ISRO’s Upcoming Indian Data Relay Satellite System To Help Track Gaganyaan Crew From Start To Finish      ISRO Chief K Sivan during the press conference in Bengaluru (Pic Via Twitter)

Indian Space Research Organisation (ISRO) has plans to set up space-to-space tracking and communication of its space assets this year by putting up a new satellite series called the Indian Data Relay Satellite System (IDRSS), reports The Hindu.

The IDRSS will constantly be in touch with Indian satellites, in particular “those in low-earth orbits which have limited coverage of earth”.

According to K Sivan, ISRO Chairman and Secretary, in the coming years, it will be vital for ISRO which has ambitious plans in manned space travel and for that to be a success advanced LEO missions such as space docking, space station, as well as distant expeditions to moon, Mars and Venus, IDRSS will be useful in monitoring launches.

IDRSS’ first beneficiary would be the crew members of the Gaganyaan mission of 2022 who can be fully and continuously in touch with mission control throughout their travel.
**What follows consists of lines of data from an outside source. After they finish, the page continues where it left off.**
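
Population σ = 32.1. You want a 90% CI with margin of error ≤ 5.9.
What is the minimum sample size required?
n ≥ 81

For margin E ≤ 5.9:
n ≥ (z* · σ / E)²
n ≥ (1.645 · 32.1 / 5.9)²
n ≥ 80.10

Minimum n = 81 (rounding up)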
Dr Sivan said, “When we have the Gaganyaan mission we want it to be covered and be visible 100 per cent so that action can be taken in any exigency.”
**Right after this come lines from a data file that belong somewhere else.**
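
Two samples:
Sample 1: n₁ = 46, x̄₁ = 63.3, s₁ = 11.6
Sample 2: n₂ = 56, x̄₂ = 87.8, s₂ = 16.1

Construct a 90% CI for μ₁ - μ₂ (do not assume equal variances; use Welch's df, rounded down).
(-29.07, -19.93)

Difference: x̄₁ - x̄₂ = -24.50
SE = √(s₁²/n₁ + s₂²/n₂) = √(11.6²/46 + 16.1²/56) = 2.7484
df = 98.43 → 98 (Welch–Satterthwaite, rounded down)
t* = 1.661

CI: -24.50 ± 1.661 · 2.7484 = -24.50 ± 4.57 = (-29.07, -19.93)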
“We require the IDRSS system when our astronauts are in space. But I would prefer the relay spacecraft to be in place even before we launch the unmanned mission,” Dr Sivan said.

US and Russia who are leaders in manned space missions placed relay satellite systems in the late 1970s-80s to monitor their respective space stations Mir and the International Space Station, and trips that dock with them, as well as the Hubble Space Telescope.

Dr Sivan said, “IDRSS satellites of the 2,000 kg class would be launched on the GSLV launcher to geostationary orbits around 36,000 km away. In such apparently fixed orbits, they would be covering the same area on earth. A satellite in GEO covers a third of the earth below and three of them can provide total coverage.”